SINGAPORE, Feb 13 (Bernama) -- A new double taxation avoidance and income tax evasion prevention agreement between Singapore and Malaysia came into force Monday following the completion of ratification formalities.
The provisions of the new agreement, called the "Avoidance of Double Taxation and Prevention of Fiscal Evasion with respect to Taxes on Income", would cover income derived on or after Jan 1, 2007, the Finance Ministry said.
The revised terms under the new agreement include the reduction of the rates of withholding tax on interest and royalties to 10 per cent and eight per cent respectively.
Under the old agreement, interest and royalties are taxed at the prevailing domestic tax rates ranging from 10 per cent to 15 per cent.

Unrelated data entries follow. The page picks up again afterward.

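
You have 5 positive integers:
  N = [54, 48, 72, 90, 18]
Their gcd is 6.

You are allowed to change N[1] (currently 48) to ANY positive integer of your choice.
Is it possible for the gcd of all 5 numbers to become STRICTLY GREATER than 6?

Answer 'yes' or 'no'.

Answer: yes

Derivation:
Current gcd = 6
gcd of all OTHER numbers (without N[1]=48): gcd([54, 72, 90, 18]) = 18
The new gcd after any change is gcd(18, new_value).
This can be at most 18.
Since 18 > old gcd 6, the gcd CAN increase (e.g., set N[1] = 18).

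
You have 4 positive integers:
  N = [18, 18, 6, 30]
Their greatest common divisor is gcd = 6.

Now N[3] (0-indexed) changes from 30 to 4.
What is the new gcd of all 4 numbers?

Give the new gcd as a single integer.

Answer: 2

Derivation:
Numbers: [18, 18, 6, 30], gcd = 6
Change: index 3, 30 -> 4
gcd of the OTHER numbers (without index 3): gcd([18, 18, 6]) = 6
New gcd = gcd(g_others, new_val) = gcd(6, 4) = 2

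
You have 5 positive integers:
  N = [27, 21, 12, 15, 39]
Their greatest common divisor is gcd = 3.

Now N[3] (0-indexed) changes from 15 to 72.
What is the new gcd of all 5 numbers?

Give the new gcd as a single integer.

Numbers: [27, 21, 12, 15, 39], gcd = 3
Change: index 3, 15 -> 72
gcd of the OTHER numbers (without index 3): gcd([27, 21, 12, 39]) = 3
New gcd = gcd(g_others, new_val) = gcd(3, 72) = 3

Answer: 3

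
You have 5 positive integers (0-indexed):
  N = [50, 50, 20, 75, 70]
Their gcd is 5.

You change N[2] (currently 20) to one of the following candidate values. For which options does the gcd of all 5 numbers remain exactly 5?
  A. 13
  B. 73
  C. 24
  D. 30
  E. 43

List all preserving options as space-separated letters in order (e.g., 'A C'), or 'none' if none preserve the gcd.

Answer: D

Derivation:
Old gcd = 5; gcd of others (without N[2]) = 5
New gcd for candidate v: gcd(5, v). Preserves old gcd iff gcd(5, v) = 5.
  Option A: v=13, gcd(5,13)=1 -> changes
  Option B: v=73, gcd(5,73)=1 -> changes
  Option C: v=24, gcd(5,24)=1 -> changes
  Option D: v=30, gcd(5,30)=5 -> preserves
  Option E: v=43, gcd(5,43)=1 -> changes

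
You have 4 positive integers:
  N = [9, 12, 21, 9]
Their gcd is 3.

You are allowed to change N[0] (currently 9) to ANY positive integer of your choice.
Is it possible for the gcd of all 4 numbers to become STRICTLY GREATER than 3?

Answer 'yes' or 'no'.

Current gcd = 3
gcd of all OTHER numbers (without N[0]=9): gcd([12, 21, 9]) = 3
The new gcd after any change is gcd(3, new_value).
This can be at most 3.
Since 3 = old gcd 3, the gcd can only stay the same or decrease.

Answer: no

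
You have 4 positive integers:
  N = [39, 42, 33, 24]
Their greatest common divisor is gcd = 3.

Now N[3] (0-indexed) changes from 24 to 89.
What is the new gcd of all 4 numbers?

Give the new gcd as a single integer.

Numbers: [39, 42, 33, 24], gcd = 3
Change: index 3, 24 -> 89
gcd of the OTHER numbers (without index 3): gcd([39, 42, 33]) = 3
New gcd = gcd(g_others, new_val) = gcd(3, 89) = 1

Answer: 1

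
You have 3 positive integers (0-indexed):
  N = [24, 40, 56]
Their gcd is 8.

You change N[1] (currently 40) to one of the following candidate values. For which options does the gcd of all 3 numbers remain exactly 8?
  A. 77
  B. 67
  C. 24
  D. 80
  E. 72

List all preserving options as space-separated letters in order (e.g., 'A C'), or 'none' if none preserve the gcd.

Answer: C D E

Derivation:
Old gcd = 8; gcd of others (without N[1]) = 8
New gcd for candidate v: gcd(8, v). Preserves old gcd iff gcd(8, v) = 8.
  Option A: v=77, gcd(8,77)=1 -> changes
  Option B: v=67, gcd(8,67)=1 -> changes
  Option C: v=24, gcd(8,24)=8 -> preserves
  Option D: v=80, gcd(8,80)=8 -> preserves
  Option E: v=72, gcd(8,72)=8 -> preserves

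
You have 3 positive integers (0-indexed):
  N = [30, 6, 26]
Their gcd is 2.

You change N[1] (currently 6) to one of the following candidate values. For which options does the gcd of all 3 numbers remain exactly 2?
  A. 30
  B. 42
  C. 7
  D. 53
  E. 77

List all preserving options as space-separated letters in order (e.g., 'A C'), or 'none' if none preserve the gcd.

Answer: A B

Derivation:
Old gcd = 2; gcd of others (without N[1]) = 2
New gcd for candidate v: gcd(2, v). Preserves old gcd iff gcd(2, v) = 2.
  Option A: v=30, gcd(2,30)=2 -> preserves
  Option B: v=42, gcd(2,42)=2 -> preserves
  Option C: v=7, gcd(2,7)=1 -> changes
  Option D: v=53, gcd(2,53)=1 -> changes
  Option E: v=77, gcd(2,77)=1 -> changes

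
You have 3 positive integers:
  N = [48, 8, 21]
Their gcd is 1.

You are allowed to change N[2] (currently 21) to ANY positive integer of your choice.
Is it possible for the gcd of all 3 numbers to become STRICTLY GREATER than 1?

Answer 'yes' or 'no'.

Current gcd = 1
gcd of all OTHER numbers (without N[2]=21): gcd([48, 8]) = 8
The new gcd after any change is gcd(8, new_value).
This can be at most 8.
Since 8 > old gcd 1, the gcd CAN increase (e.g., set N[2] = 8).

Answer: yes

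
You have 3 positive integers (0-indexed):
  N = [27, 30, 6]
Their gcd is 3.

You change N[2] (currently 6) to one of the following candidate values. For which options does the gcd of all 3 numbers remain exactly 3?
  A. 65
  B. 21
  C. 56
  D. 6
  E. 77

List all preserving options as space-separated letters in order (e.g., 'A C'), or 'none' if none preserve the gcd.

Answer: B D

Derivation:
Old gcd = 3; gcd of others (without N[2]) = 3
New gcd for candidate v: gcd(3, v). Preserves old gcd iff gcd(3, v) = 3.
  Option A: v=65, gcd(3,65)=1 -> changes
  Option B: v=21, gcd(3,21)=3 -> preserves
  Option C: v=56, gcd(3,56)=1 -> changes
  Option D: v=6, gcd(3,6)=3 -> preserves
  Option E: v=77, gcd(3,77)=1 -> changes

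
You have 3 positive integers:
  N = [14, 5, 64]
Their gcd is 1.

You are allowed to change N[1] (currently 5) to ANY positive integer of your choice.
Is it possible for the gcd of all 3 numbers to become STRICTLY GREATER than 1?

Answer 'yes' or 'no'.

Current gcd = 1
gcd of all OTHER numbers (without N[1]=5): gcd([14, 64]) = 2
The new gcd after any change is gcd(2, new_value).
This can be at most 2.
Since 2 > old gcd 1, the gcd CAN increase (e.g., set N[1] = 2).

Answer: yes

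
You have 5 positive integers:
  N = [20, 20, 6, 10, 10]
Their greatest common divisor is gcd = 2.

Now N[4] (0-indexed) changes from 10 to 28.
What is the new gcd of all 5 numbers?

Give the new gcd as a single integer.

Answer: 2

Derivation:
Numbers: [20, 20, 6, 10, 10], gcd = 2
Change: index 4, 10 -> 28
gcd of the OTHER numbers (without index 4): gcd([20, 20, 6, 10]) = 2
New gcd = gcd(g_others, new_val) = gcd(2, 28) = 2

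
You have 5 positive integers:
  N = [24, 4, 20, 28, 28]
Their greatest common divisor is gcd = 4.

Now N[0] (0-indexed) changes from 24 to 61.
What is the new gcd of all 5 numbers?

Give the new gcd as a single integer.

Answer: 1

Derivation:
Numbers: [24, 4, 20, 28, 28], gcd = 4
Change: index 0, 24 -> 61
gcd of the OTHER numbers (without index 0): gcd([4, 20, 28, 28]) = 4
New gcd = gcd(g_others, new_val) = gcd(4, 61) = 1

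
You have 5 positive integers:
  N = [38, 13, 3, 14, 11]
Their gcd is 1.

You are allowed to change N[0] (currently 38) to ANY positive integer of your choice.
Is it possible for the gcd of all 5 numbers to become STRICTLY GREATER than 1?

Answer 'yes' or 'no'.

Current gcd = 1
gcd of all OTHER numbers (without N[0]=38): gcd([13, 3, 14, 11]) = 1
The new gcd after any change is gcd(1, new_value).
This can be at most 1.
Since 1 = old gcd 1, the gcd can only stay the same or decrease.

Answer: no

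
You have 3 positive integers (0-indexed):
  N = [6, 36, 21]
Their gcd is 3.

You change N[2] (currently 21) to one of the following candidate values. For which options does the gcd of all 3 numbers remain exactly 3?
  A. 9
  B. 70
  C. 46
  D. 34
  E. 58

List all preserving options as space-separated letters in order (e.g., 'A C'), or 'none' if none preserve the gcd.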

"The tax treatment of technical fees is also made clear under the new agreement," the ministry said, adding that the rate of withholding tax of five per cent will apply to such payment.
Other revisions include mutual tax sparing relief which will apply to the first 10 years for which the agreement is effective.

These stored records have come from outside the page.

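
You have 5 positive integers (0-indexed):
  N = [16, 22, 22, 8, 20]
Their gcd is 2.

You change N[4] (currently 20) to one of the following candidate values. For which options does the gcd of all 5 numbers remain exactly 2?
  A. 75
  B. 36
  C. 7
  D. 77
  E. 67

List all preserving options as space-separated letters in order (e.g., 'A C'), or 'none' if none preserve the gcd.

Answer: B

Derivation:
Old gcd = 2; gcd of others (without N[4]) = 2
New gcd for candidate v: gcd(2, v). Preserves old gcd iff gcd(2, v) = 2.
  Option A: v=75, gcd(2,75)=1 -> changes
  Option B: v=36, gcd(2,36)=2 -> preserves
  Option C: v=7, gcd(2,7)=1 -> changes
  Option D: v=77, gcd(2,77)=1 -> changes
  Option E: v=67, gcd(2,67)=1 -> changes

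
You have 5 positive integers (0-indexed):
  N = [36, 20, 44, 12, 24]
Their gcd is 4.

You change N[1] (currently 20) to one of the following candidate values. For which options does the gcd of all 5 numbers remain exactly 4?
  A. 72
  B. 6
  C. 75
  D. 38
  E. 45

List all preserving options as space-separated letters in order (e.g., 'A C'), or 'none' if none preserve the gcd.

Old gcd = 4; gcd of others (without N[1]) = 4
New gcd for candidate v: gcd(4, v). Preserves old gcd iff gcd(4, v) = 4.
  Option A: v=72, gcd(4,72)=4 -> preserves
  Option B: v=6, gcd(4,6)=2 -> changes
  Option C: v=75, gcd(4,75)=1 -> changes
  Option D: v=38, gcd(4,38)=2 -> changes
  Option E: v=45, gcd(4,45)=1 -> changes

Answer: A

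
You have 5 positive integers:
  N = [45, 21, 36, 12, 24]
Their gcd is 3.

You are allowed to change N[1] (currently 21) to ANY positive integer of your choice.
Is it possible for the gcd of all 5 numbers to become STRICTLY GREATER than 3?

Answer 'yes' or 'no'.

Answer: no

Derivation:
Current gcd = 3
gcd of all OTHER numbers (without N[1]=21): gcd([45, 36, 12, 24]) = 3
The new gcd after any change is gcd(3, new_value).
This can be at most 3.
Since 3 = old gcd 3, the gcd can only stay the same or decrease.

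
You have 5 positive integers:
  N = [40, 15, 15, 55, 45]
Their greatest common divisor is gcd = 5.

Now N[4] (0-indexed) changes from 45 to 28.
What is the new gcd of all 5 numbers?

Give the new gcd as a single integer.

Numbers: [40, 15, 15, 55, 45], gcd = 5
Change: index 4, 45 -> 28
gcd of the OTHER numbers (without index 4): gcd([40, 15, 15, 55]) = 5
New gcd = gcd(g_others, new_val) = gcd(5, 28) = 1

Answer: 1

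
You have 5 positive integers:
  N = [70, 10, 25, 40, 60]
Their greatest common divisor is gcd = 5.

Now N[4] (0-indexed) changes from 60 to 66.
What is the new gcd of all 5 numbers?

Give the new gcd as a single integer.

Numbers: [70, 10, 25, 40, 60], gcd = 5
Change: index 4, 60 -> 66
gcd of the OTHER numbers (without index 4): gcd([70, 10, 25, 40]) = 5
New gcd = gcd(g_others, new_val) = gcd(5, 66) = 1

Answer: 1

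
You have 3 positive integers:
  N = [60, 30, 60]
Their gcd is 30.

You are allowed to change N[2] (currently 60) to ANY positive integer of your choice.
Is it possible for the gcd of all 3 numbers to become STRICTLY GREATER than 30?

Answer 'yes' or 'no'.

Answer: no

Derivation:
Current gcd = 30
gcd of all OTHER numbers (without N[2]=60): gcd([60, 30]) = 30
The new gcd after any change is gcd(30, new_value).
This can be at most 30.
Since 30 = old gcd 30, the gcd can only stay the same or decrease.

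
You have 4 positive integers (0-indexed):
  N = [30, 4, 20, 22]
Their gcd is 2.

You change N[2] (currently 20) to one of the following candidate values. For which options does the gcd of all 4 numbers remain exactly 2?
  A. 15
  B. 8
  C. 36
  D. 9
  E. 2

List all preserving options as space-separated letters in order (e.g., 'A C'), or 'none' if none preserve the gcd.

Old gcd = 2; gcd of others (without N[2]) = 2
New gcd for candidate v: gcd(2, v). Preserves old gcd iff gcd(2, v) = 2.
  Option A: v=15, gcd(2,15)=1 -> changes
  Option B: v=8, gcd(2,8)=2 -> preserves
  Option C: v=36, gcd(2,36)=2 -> preserves
  Option D: v=9, gcd(2,9)=1 -> changes
  Option E: v=2, gcd(2,2)=2 -> preserves

Answer: B C E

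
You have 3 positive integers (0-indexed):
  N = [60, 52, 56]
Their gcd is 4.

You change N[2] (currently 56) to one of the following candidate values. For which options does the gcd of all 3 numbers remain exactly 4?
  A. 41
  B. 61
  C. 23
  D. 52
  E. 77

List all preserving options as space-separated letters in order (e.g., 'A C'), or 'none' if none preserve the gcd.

Old gcd = 4; gcd of others (without N[2]) = 4
New gcd for candidate v: gcd(4, v). Preserves old gcd iff gcd(4, v) = 4.
  Option A: v=41, gcd(4,41)=1 -> changes
  Option B: v=61, gcd(4,61)=1 -> changes
  Option C: v=23, gcd(4,23)=1 -> changes
  Option D: v=52, gcd(4,52)=4 -> preserves
  Option E: v=77, gcd(4,77)=1 -> changes

Answer: D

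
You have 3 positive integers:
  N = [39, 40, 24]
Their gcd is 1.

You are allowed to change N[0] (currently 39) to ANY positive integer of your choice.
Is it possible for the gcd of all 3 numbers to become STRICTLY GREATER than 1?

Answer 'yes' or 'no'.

Current gcd = 1
gcd of all OTHER numbers (without N[0]=39): gcd([40, 24]) = 8
The new gcd after any change is gcd(8, new_value).
This can be at most 8.
Since 8 > old gcd 1, the gcd CAN increase (e.g., set N[0] = 8).

Answer: yes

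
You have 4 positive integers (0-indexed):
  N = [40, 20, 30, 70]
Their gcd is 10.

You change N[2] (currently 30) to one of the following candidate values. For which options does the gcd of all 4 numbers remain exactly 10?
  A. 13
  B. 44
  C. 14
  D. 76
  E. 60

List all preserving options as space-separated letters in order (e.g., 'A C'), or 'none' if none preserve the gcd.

Old gcd = 10; gcd of others (without N[2]) = 10
New gcd for candidate v: gcd(10, v). Preserves old gcd iff gcd(10, v) = 10.
  Option A: v=13, gcd(10,13)=1 -> changes
  Option B: v=44, gcd(10,44)=2 -> changes
  Option C: v=14, gcd(10,14)=2 -> changes
  Option D: v=76, gcd(10,76)=2 -> changes
  Option E: v=60, gcd(10,60)=10 -> preserves

Answer: E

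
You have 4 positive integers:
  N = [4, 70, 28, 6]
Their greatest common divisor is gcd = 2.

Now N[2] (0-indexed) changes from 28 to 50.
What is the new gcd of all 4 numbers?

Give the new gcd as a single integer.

Numbers: [4, 70, 28, 6], gcd = 2
Change: index 2, 28 -> 50
gcd of the OTHER numbers (without index 2): gcd([4, 70, 6]) = 2
New gcd = gcd(g_others, new_val) = gcd(2, 50) = 2

Answer: 2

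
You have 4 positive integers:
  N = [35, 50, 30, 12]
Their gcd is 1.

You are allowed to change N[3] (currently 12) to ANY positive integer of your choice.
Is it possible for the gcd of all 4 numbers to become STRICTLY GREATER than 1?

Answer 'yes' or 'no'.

Current gcd = 1
gcd of all OTHER numbers (without N[3]=12): gcd([35, 50, 30]) = 5
The new gcd after any change is gcd(5, new_value).
This can be at most 5.
Since 5 > old gcd 1, the gcd CAN increase (e.g., set N[3] = 5).

Answer: yes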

In the case of dividends received from a Malaysian resident company, Singapore will allow a tax credit for the Malaysian tax on that portion of the profits, out of which the dividends is paid.

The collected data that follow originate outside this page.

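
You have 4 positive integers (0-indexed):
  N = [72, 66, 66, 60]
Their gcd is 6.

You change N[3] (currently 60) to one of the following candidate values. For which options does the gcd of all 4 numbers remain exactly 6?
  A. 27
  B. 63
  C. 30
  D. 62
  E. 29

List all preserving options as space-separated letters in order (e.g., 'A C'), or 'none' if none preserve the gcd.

Answer: C

Derivation:
Old gcd = 6; gcd of others (without N[3]) = 6
New gcd for candidate v: gcd(6, v). Preserves old gcd iff gcd(6, v) = 6.
  Option A: v=27, gcd(6,27)=3 -> changes
  Option B: v=63, gcd(6,63)=3 -> changes
  Option C: v=30, gcd(6,30)=6 -> preserves
  Option D: v=62, gcd(6,62)=2 -> changes
  Option E: v=29, gcd(6,29)=1 -> changes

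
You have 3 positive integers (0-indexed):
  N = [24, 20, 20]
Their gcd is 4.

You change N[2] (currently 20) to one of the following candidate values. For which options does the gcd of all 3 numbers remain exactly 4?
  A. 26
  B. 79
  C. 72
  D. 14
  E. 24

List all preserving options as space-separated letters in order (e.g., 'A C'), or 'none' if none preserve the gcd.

Old gcd = 4; gcd of others (without N[2]) = 4
New gcd for candidate v: gcd(4, v). Preserves old gcd iff gcd(4, v) = 4.
  Option A: v=26, gcd(4,26)=2 -> changes
  Option B: v=79, gcd(4,79)=1 -> changes
  Option C: v=72, gcd(4,72)=4 -> preserves
  Option D: v=14, gcd(4,14)=2 -> changes
  Option E: v=24, gcd(4,24)=4 -> preserves

Answer: C E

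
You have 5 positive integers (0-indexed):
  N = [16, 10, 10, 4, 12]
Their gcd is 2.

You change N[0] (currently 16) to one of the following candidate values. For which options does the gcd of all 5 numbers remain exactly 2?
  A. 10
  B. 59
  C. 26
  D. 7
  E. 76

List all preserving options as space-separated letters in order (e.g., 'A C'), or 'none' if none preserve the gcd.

Old gcd = 2; gcd of others (without N[0]) = 2
New gcd for candidate v: gcd(2, v). Preserves old gcd iff gcd(2, v) = 2.
  Option A: v=10, gcd(2,10)=2 -> preserves
  Option B: v=59, gcd(2,59)=1 -> changes
  Option C: v=26, gcd(2,26)=2 -> preserves
  Option D: v=7, gcd(2,7)=1 -> changes
  Option E: v=76, gcd(2,76)=2 -> preserves

Answer: A C E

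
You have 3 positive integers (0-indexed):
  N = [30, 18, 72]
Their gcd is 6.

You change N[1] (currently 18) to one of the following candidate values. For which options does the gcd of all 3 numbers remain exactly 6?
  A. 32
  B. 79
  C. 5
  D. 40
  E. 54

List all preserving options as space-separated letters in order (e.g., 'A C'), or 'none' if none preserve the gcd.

Old gcd = 6; gcd of others (without N[1]) = 6
New gcd for candidate v: gcd(6, v). Preserves old gcd iff gcd(6, v) = 6.
  Option A: v=32, gcd(6,32)=2 -> changes
  Option B: v=79, gcd(6,79)=1 -> changes
  Option C: v=5, gcd(6,5)=1 -> changes
  Option D: v=40, gcd(6,40)=2 -> changes
  Option E: v=54, gcd(6,54)=6 -> preserves

Answer: E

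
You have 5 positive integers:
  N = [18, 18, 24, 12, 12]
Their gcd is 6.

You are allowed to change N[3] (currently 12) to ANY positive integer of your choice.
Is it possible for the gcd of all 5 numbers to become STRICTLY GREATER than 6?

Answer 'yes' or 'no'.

Current gcd = 6
gcd of all OTHER numbers (without N[3]=12): gcd([18, 18, 24, 12]) = 6
The new gcd after any change is gcd(6, new_value).
This can be at most 6.
Since 6 = old gcd 6, the gcd can only stay the same or decrease.

Answer: no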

"Malaysia will allow a similar tax credit on dividends received from Singapore if the Malaysian resident company holds at least 10 per cent of the voting shares in the Singapore resident company," the ministry said.
The ministry added that the new agreement would continue to help investors avoid the burden of double taxation of income between Singapore and Malaysia and further facilitate the cross-flow of trade, investment, financial activities and technical know-how between the two countries.
The full text of the new agreement was published in the Government Gazette today and is also available on the website of Singapore's Inland Revenue Authority at www.iras.gov.sg.